Müze Kent’te de bir yerlerinde Mustafa KADEMOĞLU adı geçiyorsa büyük bir özverinin karşılığıdır bu. Hiçbir zaman unutulmaya derim!… Her katıldığım Devrek Şenliğinde ortalıkta koşuşturan, orta boya yakın, kar beyazı saçlı, pamuk bıyıklı, her zorluğa karşın gözlerinin içinin gülüştüğünü gördüğünüz hele ki, mikrofonu eline aldığında güzel güzel anlatımı arasına serpiştirdiği ironiyi eksik etmeyen diksiyonu düzgün, insanın gönlüne su serpen bu insanı görürsünüz. Hani şu Anadolu kasabalarında iletişimin pek olmadığı zamanlardaki seyirlik oyunlarını yöneten, düğün derneklerde, ölüm anlarında işi bilen, toplumu yöneten, sürükleyen özverili, bilge insanlar vardır ya tıpkı onlardan biridir Mustafa Kademoğlu. Ben onun bu yönlerini de bildiğim için çok severim…

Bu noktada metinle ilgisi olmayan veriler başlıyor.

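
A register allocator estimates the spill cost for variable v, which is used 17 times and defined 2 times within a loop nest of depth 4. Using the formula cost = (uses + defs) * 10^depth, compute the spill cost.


uses + defs = 17 + 2 = 19
10^4 = 10000
Spill cost = 19 * 10000 = 190000

190000


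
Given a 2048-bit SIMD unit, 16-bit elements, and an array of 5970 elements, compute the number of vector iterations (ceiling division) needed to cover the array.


Width = 2048 / 16 = 128 elements per vector op
Iterations = ceil(5970 / 128) = 47

47


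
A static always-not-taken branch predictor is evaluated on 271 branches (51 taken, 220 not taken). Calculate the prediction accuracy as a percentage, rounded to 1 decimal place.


Predictor: always-not-taken
Correct predictions = 220
Accuracy = 220 / 271 * 100 = 81.2%

81.2


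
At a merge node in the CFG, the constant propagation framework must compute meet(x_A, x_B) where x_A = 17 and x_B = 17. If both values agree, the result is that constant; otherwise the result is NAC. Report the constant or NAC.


Meet operation: if both paths give the same constant, result is that constant; if they differ, result is NAC (not-a-constant).
Path A: 17, Path B: 17 -> equal
Result: constant -> 17

17


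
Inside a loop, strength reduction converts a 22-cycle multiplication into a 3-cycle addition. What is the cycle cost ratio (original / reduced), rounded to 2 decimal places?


Ratio = mult_cost / add_cost = 22 / 3 = 7.33

7.33


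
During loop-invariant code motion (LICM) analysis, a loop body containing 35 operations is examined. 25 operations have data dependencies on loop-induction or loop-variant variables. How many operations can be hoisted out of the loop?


Invariant candidates = total - loop-dependent
= 35 - 25 = 10

10


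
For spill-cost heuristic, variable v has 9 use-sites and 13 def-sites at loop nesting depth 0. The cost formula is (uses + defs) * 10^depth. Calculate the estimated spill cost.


uses + defs = 9 + 13 = 22
10^0 = 1
Spill cost = 22 * 1 = 22

22


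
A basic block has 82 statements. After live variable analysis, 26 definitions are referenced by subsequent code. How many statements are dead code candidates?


Dead code = total statements - live definitions
= 82 - 26 = 56

56


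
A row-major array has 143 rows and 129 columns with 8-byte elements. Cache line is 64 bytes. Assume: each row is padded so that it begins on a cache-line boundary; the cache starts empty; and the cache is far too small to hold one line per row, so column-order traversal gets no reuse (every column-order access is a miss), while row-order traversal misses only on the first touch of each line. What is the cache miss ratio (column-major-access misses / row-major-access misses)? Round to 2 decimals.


Each row occupies 129 * 8 = 1032 bytes and starts on a line boundary, so it spans ceil(1032 / 64) = 17 cache lines.
Row-major traversal misses (one per line touched): 143 * ceil(129 * 8 / 64) = 2431
Column-major traversal misses (no reuse, every access misses): 143 * 129 = 18447
Ratio = 18447 / 2431 = 7.59

7.59


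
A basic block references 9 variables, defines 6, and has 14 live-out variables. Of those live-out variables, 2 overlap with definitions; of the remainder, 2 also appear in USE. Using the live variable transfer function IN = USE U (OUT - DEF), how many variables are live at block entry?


OUT - DEF: 14 - 2 = 12
|IN| = |USE| + |OUT - DEF| - |USE ∩ (OUT - DEF)| = 9 + 12 - 2 = 19

19


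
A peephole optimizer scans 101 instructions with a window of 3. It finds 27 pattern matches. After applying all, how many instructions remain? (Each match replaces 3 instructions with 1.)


Each match removes 2 instructions.
Total removed = 27 * 2 = 54
Remaining = 101 - 54 = 47

47


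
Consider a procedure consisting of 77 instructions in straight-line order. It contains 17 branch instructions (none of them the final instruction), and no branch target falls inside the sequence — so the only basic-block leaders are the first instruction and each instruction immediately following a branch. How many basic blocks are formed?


With no in-sequence branch targets, the leaders are the first instruction plus the instruction after each branch.
Number of basic blocks = branches + 1
= 17 + 1 = 18

18


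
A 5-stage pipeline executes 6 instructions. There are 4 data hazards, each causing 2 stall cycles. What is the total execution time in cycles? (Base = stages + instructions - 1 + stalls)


Base cycles = 5 + 6 - 1 = 10
Total stalls = 4 * 2 = 8
Total = 10 + 8 = 18

18


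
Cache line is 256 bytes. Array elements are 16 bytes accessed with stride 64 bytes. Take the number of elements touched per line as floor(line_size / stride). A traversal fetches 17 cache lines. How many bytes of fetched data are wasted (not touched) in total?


Elements per line = floor(256 / 64) = 4
Bytes used per line = 4 * 16 = 64
Wasted per line = 256 - 64 = 192
Total wasted = 192 * 17 = 3264

3264


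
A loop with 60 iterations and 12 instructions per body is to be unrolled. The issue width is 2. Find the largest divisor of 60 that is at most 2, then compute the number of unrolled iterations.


Largest divisor of 60 <= 2 is 2
New iterations = 60 / 2 = 30

30


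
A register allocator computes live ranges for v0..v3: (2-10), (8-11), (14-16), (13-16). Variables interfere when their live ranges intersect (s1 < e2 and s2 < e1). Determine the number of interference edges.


Check all pairs for overlapping intervals.
Two intervals (s1,e1) and (s2,e2) overlap if s1 < e2 and s2 < e1.
v0 (2-10) vs v1..v3: overlaps v1 -> 1
v1 (8-11) vs v2..v3: overlaps none -> 0
v2 (14-16) vs v3: overlaps v3 -> 1
Total overlapping pairs = 1 + 0 + 1 = 2

2


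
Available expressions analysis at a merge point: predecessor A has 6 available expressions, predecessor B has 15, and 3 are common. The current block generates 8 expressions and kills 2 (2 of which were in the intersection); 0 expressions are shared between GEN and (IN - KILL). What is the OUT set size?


IN = intersection of predecessors = 3
IN - KILL = 3 - 2 = 1
|OUT| = |GEN| + |IN - KILL| - |GEN ∩ (IN - KILL)| = 8 + 1 - 0 = 9

9


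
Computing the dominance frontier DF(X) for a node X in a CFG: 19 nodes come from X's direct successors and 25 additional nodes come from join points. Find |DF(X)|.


DF(X) = direct successor contributions + join point contributions
= 19 + 25 = 44

44


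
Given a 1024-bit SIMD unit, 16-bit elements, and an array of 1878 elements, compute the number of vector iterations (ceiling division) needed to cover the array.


Width = 1024 / 16 = 64 elements per vector op
Iterations = ceil(1878 / 64) = 30

30


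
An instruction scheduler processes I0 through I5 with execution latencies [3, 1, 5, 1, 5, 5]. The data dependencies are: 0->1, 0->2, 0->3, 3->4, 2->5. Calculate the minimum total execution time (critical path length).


Compute longest path through dependency graph: dist(Ik) = max over predecessors of dist + latency(Ik).
dist(I0) = latency 3 = 3
dist(I1) = dist(I0) + 1 = 3 + 1 = 4
dist(I2) = dist(I0) + 5 = 3 + 5 = 8
dist(I3) = dist(I0) + 1 = 3 + 1 = 4
dist(I4) = dist(I3) + 5 = 4 + 5 = 9
dist(I5) = dist(I2) + 5 = 8 + 5 = 13
Critical path = max dist = 13

13


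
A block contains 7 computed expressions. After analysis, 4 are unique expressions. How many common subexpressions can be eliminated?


CSE count = total expressions - unique expressions
= 7 - 4 = 3

3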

Candır can… Sevgi doludur yüreği. Yüreği gibi kalemi de güçlüdür. Ne ki, hep Anadolu’dan ses verdiği için bazı kimseler, belki onu önemsemeyebilirler. Ama o yılmaz, bütün gücüyle yazar daima. Üzerine aldığı hangi görev olursa olsun ödünsüz, bütün gücüyle en güzel bir şekilde yazar, yapar daima. Tıpkı Nazım Hikmet’in dizelerinde dediği gibi. “Başladı işe / bitirdi işi / başlarken avaz avaz bağırmadı / bitirince gelin görün diye çağırmadı.” örneğinde olduğu gibi ona verilen göreve çocuklar gibi yüksünmeden koşar; gelir. Geldiği zaman da boş değildir hani! Çıkını kitap, dergi, yazı fotoğraflarla doludur. Kuyumcu gibi nakışlar her şeyi. Dergileri, dergilerdeki yazıları çok iyi okur. Yerel, genel nerede olursa olsun iyi tarar yazıları. Dostlarından söz edenleri de iyi bilir. Gider onları bulur ve oturup üşenmeden yazar bütün bunları. Kimin kitabı çıkmış şiirleri nerelerde yayımlanmış, öyküleri, anıları nasıl kaleme alınmış onları bilir.
Çünkü cebinde taşıdığı notları arasında vardır bütün bunlar. Kitabınız piyasaya çıkmış da maazallah ona imzalayıp iletmedinizse yandınız gittiniz demektir. Tabii sevdikleri, dostları nazı geçenler içindir bunlar. Yoksa beyefendi adamdır Kademoğlu. Hem de sapına kadar beyefendi adam. O Behçet Necatigil’in öğrencisidir. Ondan yazın sevgisini almıştır. Bu nedenledir ki, verilen görev onun için kutsaldır ve anında yerine getirilmelidir. Zonguldak trenleri rötarlıdır ama Kademoğlu dakiktir daima. Yazılarında kullanıldığı dil öz Türkçe’dir. Yazdığı yazılar kabak tadı değil bal tadı verir. Yazdığı gibi konuşur, konuştuğu gibi yazar.”